Senior Deputy Chris Mastrianni was just as shocked as viewers across the country when a man crawling out of an overturned car slung a toddler into the air, then whipped her little body around while fighting with Mastrianni after a high-speed chase.

People watched the harrowing scene earlier this month on live TV.

“There’s no way to train for a situation like that,” Mastrianni told The State newspaper in an interview Wednesday. “My first instinct was, get that child away from him as quickly as possible.”

The July 8 scuffle followed a high-speed pursuit and crash and aired on “Live PD,” the A&E documentary series that follows in real time law enforcement agencies around the country, including the Richland County Sheriff’s Department, to give viewers a live look at police work on Friday and Saturday nights.

A chase, a crash and a fight

Mastrianni, a four-year veteran of the Sheriff’s Department, was among the officers responding around 9 p.m. to a large party that had gotten out of hand near Furwood Circle and Pelican Drive, in the Haskell Heights area of North Columbia.

While en route, Mastrianni was alerted to a silver SUV leaving the area. When he tried to pull the car over for not using a turn signal, the vehicle took off.

The chase spanned several miles and reached speeds of more than 90 mph as the suspect, 22-year-old Bryan Martin, sped down Monticello Road and then North Main Street toward the city, at one point driving off the roadway to pass a car.

“Shockingly enough in situations like this, when you are in a vehicle pursuit and they wreck, a lot of times they do flee on foot,” Mastrianni said of what he expected to see after pulling up to the car seconds after it overturned on Elmore Street. “I thought he was going for a weapon.

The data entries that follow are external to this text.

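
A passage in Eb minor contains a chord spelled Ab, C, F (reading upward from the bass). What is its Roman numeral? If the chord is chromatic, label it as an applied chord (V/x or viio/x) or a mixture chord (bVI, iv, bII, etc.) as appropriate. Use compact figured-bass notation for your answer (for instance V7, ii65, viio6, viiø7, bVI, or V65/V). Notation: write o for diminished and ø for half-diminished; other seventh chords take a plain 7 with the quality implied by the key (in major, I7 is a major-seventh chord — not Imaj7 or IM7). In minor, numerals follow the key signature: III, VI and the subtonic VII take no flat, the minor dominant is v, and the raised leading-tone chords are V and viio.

ii6

The pitches F-Ab-C form a minor triad rooted on F.
F is the second degree of Eb minor. This is the minor supertonic, borrowed from the parallel major (the Dorian ii).
With Ab in the bass the chord is in first inversion, so the figured bass is 6.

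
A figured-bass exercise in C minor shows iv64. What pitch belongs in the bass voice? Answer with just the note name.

C

iv in C minor has root F; the chord is F-Ab-C.
The figure 64 means second inversion — the fifth is in the bass.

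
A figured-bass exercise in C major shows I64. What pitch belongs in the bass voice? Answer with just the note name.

G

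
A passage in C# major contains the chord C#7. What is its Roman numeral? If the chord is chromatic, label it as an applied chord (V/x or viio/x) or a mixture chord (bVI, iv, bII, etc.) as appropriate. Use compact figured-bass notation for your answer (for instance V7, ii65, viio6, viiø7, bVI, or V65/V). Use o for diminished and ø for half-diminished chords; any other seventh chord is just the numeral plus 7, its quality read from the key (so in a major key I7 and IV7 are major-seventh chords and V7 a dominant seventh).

V7/IV

Stacked in thirds the chord is C#-E#-G#-B: a dominant seventh chord on C#.
C# is not a diatonic chord root with this quality in C# major, but it lies a perfect fifth above F# (IV), so the chord functions as an applied dominant of IV.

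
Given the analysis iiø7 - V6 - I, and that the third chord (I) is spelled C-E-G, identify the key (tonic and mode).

C major

The anchor chord is a major triad on C, labeled I.
If C is scale degree 1 and the mode makes that degree carry a major triad, the tonic is C and the mode is major.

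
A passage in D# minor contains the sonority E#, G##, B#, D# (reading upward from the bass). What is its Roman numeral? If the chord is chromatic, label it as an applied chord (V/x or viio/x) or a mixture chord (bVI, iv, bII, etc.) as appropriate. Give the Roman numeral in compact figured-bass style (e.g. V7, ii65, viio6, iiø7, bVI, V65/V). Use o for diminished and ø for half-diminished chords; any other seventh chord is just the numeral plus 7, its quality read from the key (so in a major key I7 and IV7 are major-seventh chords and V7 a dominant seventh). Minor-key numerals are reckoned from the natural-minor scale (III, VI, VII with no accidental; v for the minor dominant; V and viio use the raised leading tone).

V7/V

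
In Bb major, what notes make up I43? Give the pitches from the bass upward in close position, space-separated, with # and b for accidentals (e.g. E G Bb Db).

The numeral's case and figure indicate a major seventh chord. In Bb major its root, the first degree, is Bb.
Stacking thirds from Bb gives Bb-D-F-A.
With the 43 figure the chord is in second inversion; from the bass F upward in close position it reads F-A-Bb-D.

F A Bb D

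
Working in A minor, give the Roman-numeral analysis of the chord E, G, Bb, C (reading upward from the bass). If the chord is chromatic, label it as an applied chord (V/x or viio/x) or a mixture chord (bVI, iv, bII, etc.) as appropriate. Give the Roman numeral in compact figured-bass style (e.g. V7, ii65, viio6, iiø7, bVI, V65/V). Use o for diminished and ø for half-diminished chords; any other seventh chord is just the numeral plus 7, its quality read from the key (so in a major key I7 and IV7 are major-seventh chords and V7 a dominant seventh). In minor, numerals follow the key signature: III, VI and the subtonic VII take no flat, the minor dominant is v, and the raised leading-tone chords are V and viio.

V65/VI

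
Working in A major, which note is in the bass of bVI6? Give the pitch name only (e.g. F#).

A

bVI in A major has root F; the chord is F-A-C.
The figure 6 means first inversion — the third is in the bass.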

I was completely shocked and couldn’t believe when he pulled the child out.”

Mastrianni had his hand on his service weapon as he approached the car. But after the toddler was slung into the air as her father crawled out of the wrecked car, the deputy immediately grabbed him and tried to get him to release the girl, shouting repeatedly, “That’s your baby!”

‘It felt like forever’

Law enforcement officers in training face a myriad of scenarios with varying circumstances, but none of that training offered a scenario like the one that unfolded that night.

Deputies have pepper spray, a stun gun, a firearm and a baton on their belt, but Mastrianni said each of those could have harmed the girl.

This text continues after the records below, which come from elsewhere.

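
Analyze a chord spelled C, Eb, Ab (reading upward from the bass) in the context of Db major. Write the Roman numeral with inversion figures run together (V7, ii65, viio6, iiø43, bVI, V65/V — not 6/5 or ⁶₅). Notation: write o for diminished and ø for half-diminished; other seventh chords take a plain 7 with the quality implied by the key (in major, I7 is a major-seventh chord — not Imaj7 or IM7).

Stacked in thirds the chord is Ab-C-Eb: a major triad on Ab.
In Db major, Ab is the dominant; the diatonic major triad there is V.
With C in the bass the chord is in first inversion, so the figured bass is 6.

V6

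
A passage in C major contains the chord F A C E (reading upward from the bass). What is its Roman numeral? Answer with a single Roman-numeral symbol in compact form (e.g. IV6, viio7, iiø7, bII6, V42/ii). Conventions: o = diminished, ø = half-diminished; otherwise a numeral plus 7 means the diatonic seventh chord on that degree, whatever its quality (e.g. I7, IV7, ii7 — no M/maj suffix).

The pitches F-A-C-E form a major seventh chord rooted on F.
In C major, F is the subdominant; the diatonic major seventh chord there is IV7.

IV7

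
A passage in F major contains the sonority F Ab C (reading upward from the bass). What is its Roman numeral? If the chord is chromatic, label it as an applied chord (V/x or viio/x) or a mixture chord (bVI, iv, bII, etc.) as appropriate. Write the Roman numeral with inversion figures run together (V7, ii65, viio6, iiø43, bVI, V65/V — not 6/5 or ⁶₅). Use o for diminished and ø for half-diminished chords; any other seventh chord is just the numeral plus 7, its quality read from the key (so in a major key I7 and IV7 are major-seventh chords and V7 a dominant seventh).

The pitches F-Ab-C form a minor triad rooted on F.
F is the first degree of F major. This is the minor tonic, borrowed from the parallel minor.

i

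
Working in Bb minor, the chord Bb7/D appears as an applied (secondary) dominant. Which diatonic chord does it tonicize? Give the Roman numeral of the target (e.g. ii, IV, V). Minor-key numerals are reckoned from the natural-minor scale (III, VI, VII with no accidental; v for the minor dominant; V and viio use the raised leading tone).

The chord is a dominant seventh chord on Bb.
A dominant resolves down a perfect fifth: Bb → Eb. In Bb minor, Eb is scale degree 4, i.e. iv.

iv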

“You just kind of revert back to what you know, and hopefully you can handle that situation accordingly,” he said. For the former college wrestler, that meant getting Martin to let go of the girl and taking him to the ground to either handcuff him or hold him in place until backup arrived.

Even after Martin released the girl and he and Mastrianni continued struggling on the ground a few feet away, Mastrianni said he was still thinking about the girl’s safety.

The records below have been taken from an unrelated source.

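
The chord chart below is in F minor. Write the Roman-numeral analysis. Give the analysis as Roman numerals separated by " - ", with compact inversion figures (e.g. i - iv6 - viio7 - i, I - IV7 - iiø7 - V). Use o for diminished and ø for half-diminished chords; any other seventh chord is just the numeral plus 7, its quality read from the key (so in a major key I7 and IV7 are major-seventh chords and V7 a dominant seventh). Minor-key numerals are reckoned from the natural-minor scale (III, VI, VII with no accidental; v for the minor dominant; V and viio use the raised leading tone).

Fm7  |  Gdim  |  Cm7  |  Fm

i7 - iio - v7 - i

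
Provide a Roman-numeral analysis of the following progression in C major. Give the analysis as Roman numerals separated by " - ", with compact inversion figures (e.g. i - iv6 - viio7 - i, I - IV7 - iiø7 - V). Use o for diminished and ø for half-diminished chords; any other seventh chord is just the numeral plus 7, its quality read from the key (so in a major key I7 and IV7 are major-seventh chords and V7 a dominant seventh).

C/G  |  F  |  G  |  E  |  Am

C/G has root C, degree 1 in C major, so I64.
F: major triad on F = scale degree 4 → IV.
G: root G is the dominant; major triad there is V.
E: chromatic; E is V of vi, so V/vi.
Am: root A is the submediant; minor triad there is vi.

I64 - IV - V - V/vi - vi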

“I knew there were other officers coming, and I didn’t want her to be walking into the middle of the street with cars coming at a high rate of speed to come back me up,” he said.

Unknown to Mastrianni at the time, a “Live PD” producer ran up and grabbed the girl during the struggle, which lasted more than a minute and a half. Some onlookers watched the scuffle unfold while others filmed it with their cellphones.

“It felt like forever,” Mastrianni said. “Really, it’s a fight for your life ... so every second seems like hours at that moment.”

‘You need to talk it out’

More officers arrived and handcuffed Martin, who, officials said, tried eating marijuana that he had in his possession.

With scrapes on his hands and arms, Mastrianni found the little girl and picked her up.

“She just laid in my arms,” he said. “I sat her down in my vehicle and kind of did an initial check, just talking to her. She wasn’t really talking back, but she’d wave back.”

Mastrianni, who has become a fan favorite on the show, said he watched the TV segment a couple of days later, to see what the viewers saw.

“It’s hard for anybody, but when you relive a situation like that, a lot of emotions do come back,” he said.

While viewers around the country talked about the harrowing incident, Mastrianni said he, too, talked about it with people.

“You need to talk it out; you can’t just hold it in,” he said of coping after such a traumatic event. “I talk a lot with my family, a lot of officers I’m close with. It’s not just for the first couple of weeks that you continue to talk about it.”

Mastrianni and Sgt. Kevin Lawrence visited the “Live PD” studio in New York City for last weekend’s broadcasts, during which host Dan Abrams called the July 8 segment “the most dramatic, if not most disturbing” incident of the show’s more than 50 episodes.

Mastrianni, whom Twitter followers have dubbed “Fastrianni” because of his speed while chasing suspects, said the feedback and support from people around the country has been humbling.

“I would do it exactly the same (again),” he said. “At the end of the day, I did everything I possibly could that I knew I trained for to keep everybody safe in that situation.”